14. September 2014

In next to no time

Drei Filme von Henry Cornelius

Als Sohn deutsch-jüdischer Eltern 1913 in Südafrika geboren, Schüler von Max Reinhardt in Berlin, über Paris nach England emigriert, Mitarbeiter von René Clair und Alexander Korda, Cutter (»Four Feathers«, 1939), Drehbuchautor (»It Always Rains on Sunday«, 1947) und Produzent (»Hue and Cry«, 1947), debütiert Henry Cornelius 1949 als Regisseur: »Passport to Pimlico«, gedreht für Michael Balcons Ealing Studios, gilt als Komödienklassiker des britischen Nachkriegskinos. Cornelius kann nur fünf Filme inszenieren. Er stirbt, noch keine 45 Jahre alt, 1958 in London. 


1949 | »Passport to Pimlico« (»Blockade in London«)

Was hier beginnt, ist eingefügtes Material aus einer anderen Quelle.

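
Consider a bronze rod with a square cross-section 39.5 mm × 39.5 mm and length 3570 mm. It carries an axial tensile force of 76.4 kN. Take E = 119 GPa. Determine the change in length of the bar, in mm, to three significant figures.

1.47 mm

A = 1560 mm².
δ_mech = NL/(AE) = 76400·3570/(1560·119000) = 1.469 mm.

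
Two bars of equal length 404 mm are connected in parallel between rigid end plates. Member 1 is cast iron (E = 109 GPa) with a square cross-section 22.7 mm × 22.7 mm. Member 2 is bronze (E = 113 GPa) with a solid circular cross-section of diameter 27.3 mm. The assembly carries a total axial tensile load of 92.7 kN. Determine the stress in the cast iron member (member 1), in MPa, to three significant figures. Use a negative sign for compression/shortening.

A_1 = 515.3 mm².
A_2 = 585.3 mm².
Equal strain + equilibrium ⇒ each member carries load in proportion to AE: A₁E₁ = 56170000 N, A₂E₂ = 66140000 N, ΣAE = 122300000 N.
σ₁ = P·E₁/ΣAE = 92700·109000/122300000 = 82.61 MPa.

82.6 MPa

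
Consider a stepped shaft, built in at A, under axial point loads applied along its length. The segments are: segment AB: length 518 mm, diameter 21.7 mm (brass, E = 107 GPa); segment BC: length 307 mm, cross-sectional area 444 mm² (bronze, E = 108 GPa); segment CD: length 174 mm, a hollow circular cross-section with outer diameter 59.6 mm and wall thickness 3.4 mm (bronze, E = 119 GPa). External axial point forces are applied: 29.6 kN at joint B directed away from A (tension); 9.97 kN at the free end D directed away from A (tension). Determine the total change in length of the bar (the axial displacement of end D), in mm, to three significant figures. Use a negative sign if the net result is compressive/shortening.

0.606 mm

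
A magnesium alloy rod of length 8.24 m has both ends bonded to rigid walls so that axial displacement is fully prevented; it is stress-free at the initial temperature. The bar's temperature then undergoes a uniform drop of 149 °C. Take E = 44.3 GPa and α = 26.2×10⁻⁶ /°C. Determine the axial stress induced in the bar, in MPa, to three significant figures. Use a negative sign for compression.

173 MPa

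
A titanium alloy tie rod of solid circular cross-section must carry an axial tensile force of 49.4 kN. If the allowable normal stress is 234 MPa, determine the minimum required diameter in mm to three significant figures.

16.4 mm

Required area A ≥ P/σ_allow = 49400/234 = 211.1 mm².
For a solid circular section, d ≥ √(4A/π) = 16.39 mm.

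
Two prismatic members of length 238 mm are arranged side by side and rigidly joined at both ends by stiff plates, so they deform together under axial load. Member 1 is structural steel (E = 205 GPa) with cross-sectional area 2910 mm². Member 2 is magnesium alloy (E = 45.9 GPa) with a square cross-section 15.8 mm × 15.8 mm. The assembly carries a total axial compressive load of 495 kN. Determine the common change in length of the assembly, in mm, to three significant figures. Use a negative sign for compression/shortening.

-0.194 mm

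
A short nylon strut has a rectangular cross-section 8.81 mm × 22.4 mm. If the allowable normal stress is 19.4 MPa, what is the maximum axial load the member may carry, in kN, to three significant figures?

3.83 kN

A = 197.3 mm².
P_max = σ_allow · A = 19.4 · 197.3 = 3828 N = 3.828 kN.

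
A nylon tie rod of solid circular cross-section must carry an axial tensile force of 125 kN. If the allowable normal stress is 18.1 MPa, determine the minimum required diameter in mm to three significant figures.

93.8 mm

Required area A ≥ P/σ_allow = 125000/18.1 = 6906 mm².
For a solid circular section, d ≥ √(4A/π) = 93.77 mm.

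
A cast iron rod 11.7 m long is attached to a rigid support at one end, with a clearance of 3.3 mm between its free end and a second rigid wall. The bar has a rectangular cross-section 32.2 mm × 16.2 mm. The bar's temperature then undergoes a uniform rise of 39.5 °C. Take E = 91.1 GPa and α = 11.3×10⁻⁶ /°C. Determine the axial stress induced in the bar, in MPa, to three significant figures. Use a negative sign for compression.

Free thermal expansion αLΔT = 11.3e-6 · 11700 · 39.5 = 5.222 mm.
The walls engage after the gap closes; constrained expansion = 5.222 − 3.3 = 1.922 mm.
The walls impose strain ε = −(1.922)/11700 = -1.6430e-04; σ = Eε = 91100 · -1.6430e-04 = -14.97 MPa.

-15.0 MPa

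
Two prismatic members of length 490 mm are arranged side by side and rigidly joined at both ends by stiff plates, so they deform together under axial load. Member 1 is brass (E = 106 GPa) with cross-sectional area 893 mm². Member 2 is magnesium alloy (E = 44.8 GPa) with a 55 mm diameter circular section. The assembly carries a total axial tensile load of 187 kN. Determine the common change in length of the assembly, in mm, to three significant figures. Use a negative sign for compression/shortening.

A_2 = 2376 mm².
Equal strain + equilibrium ⇒ each member carries load in proportion to AE: A₁E₁ = 94660000 N, A₂E₂ = 106400000 N, ΣAE = 201100000 N.
δ = PL/ΣAE = 187000·490/201100000 = 0.4557 mm.

0.456 mm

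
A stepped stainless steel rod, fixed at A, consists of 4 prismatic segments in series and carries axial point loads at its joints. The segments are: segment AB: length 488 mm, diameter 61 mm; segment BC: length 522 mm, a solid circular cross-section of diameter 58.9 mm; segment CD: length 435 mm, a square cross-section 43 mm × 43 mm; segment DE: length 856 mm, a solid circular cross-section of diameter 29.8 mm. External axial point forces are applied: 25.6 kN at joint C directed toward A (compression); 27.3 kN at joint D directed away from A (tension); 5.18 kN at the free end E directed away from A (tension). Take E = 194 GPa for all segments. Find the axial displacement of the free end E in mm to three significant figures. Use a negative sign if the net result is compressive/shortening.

0.0849 mm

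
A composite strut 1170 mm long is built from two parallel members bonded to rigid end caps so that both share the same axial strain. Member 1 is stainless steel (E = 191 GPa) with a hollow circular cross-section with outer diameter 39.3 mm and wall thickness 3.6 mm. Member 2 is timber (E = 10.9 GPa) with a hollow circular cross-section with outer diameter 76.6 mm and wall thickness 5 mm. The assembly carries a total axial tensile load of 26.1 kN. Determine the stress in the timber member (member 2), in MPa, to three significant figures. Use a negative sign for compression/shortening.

A_1 = 403.8 mm².
A_2 = 1125 mm².
Equal strain + equilibrium ⇒ each member carries load in proportion to AE: A₁E₁ = 77120000 N, A₂E₂ = 12260000 N, ΣAE = 89380000 N.
σ₂ = P·E₂/ΣAE = 26100·10900/89380000 = 3.183 MPa.

3.18 MPa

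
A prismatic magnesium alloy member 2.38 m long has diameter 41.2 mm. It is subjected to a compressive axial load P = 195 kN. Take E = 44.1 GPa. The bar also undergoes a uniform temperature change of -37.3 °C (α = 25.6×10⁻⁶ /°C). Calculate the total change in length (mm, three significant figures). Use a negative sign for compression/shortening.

-10.2 mm

A = 1333 mm².
δ_mech = NL/(AE) = -195000·2380/(1333·44100) = -7.894 mm.
δ_thermal = αLΔT = 25.6e-6·2380·-37.3 = -2.273 mm.
δ = δ_mech + δ_thermal = -10.17 mm.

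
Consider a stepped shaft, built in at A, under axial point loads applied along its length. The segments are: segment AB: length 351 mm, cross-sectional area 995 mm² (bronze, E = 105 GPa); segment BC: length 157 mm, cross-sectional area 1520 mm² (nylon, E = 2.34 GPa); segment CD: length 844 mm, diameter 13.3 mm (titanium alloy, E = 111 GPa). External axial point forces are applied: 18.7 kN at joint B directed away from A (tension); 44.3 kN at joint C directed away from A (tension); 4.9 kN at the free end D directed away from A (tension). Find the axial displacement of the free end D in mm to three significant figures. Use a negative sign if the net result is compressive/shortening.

2.67 mm

Internal axial forces (sectioning from the free end, tension +): N_CD = 4.9 kN, N_BC = 49.2 kN, N_AB = 67.9 kN.
A_CD = 138.9 mm².
δ_AB = 67900·351/(995·105000) = 0.2281 mm
δ_BC = 49200·157/(1520·2340) = 2.172 mm
δ_CD = 4900·844/(138.9·111000) = 0.2682 mm
δ = Σδ_i = 2.668 mm.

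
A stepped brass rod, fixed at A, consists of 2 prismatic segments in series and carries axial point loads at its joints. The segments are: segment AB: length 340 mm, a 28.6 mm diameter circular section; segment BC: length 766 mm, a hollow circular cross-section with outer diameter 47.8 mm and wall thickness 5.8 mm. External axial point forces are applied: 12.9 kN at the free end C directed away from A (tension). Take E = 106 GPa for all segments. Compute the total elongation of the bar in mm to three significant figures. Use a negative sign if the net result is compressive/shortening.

0.186 mm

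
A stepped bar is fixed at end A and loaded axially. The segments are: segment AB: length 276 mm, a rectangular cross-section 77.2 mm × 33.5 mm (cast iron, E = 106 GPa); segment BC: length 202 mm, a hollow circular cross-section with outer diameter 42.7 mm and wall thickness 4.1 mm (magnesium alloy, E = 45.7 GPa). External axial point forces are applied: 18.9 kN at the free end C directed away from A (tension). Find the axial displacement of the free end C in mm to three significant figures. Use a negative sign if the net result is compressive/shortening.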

»We’ll show’em! … Only what?« Im heißen Sommer des Jahres 1947 detoniert im Londoner Stadtteil Pimlico ein Blindgänger aus dem Zweiten Weltkrieg. Die Explosion erschließt den Zugang zu einer unterirdischen Schatzkammer. Dort findet sich ein jahrhundertealtes Dokument, das die Gegend von Miramont Place zum exterritorialen Gebiet und Besitz des einst aus seiner Heimat vertriebenen letzten Herzogs von Burgund erklärt. Unter dem Motto »This is Burgundy!« pfeifen die Bewohner der Viertels fürderhin auf gesetzliche Rationierungen von Lebensmitteln und Seidenblusen sowie auf die abendliche Sperrstunde im Pub. Dem örtlichen Bobby fällt es wie Schuppen von den Augen: »Blimey! I’m a foreigner!« Henry Cornelius und Autor T. E. B. Clarke schildern in ihrer liebenswürdig-spleenigen Zwergstaatskomödie den zähen Kleinkrieg zwischen den verknöcherten britischen Amtsträgern in Whitehall und den stolzen Abtrünnigen, über die zunächst eine Flut windiger Geschäftemacher hereinbricht, bevor sie seitens der britischen Ordnungsmacht mit einer strikten Blockade belegt werden. Angeführt vom burgundischen Prätendenten, dessen Anrechte von einer schrulligen Historikerin (Margaret Rutherford) bestätigt wurden, sowie von einem zum Premierminister avancierten Gemischtwarenhändler (Stanley Holloway) widerstehen die gewitzten Eingeschlossenen der Belagerung: »Plucky little Burgundy!« Parallelen zur zeitgleich stattfindenden Abriegelung Westberlins durch die Sowjets drängen sich auf, und tatsächlich werden auch die tapferen Bürger von Burgund-Pimlico schon bald durch eine Luftbrücke versorgt … Ein ironisch-paradoxes Hohelied auf Souveränität und Widerstandsgeist, auf eine Gemeinschaft, deren höchstes Gut der brüderliche Eigensinn ist: »It’s just because we are English, that we’re sticking out for our right to be Burgundians.«

1953 | »Genevieve« (»Die feurige Isabella«)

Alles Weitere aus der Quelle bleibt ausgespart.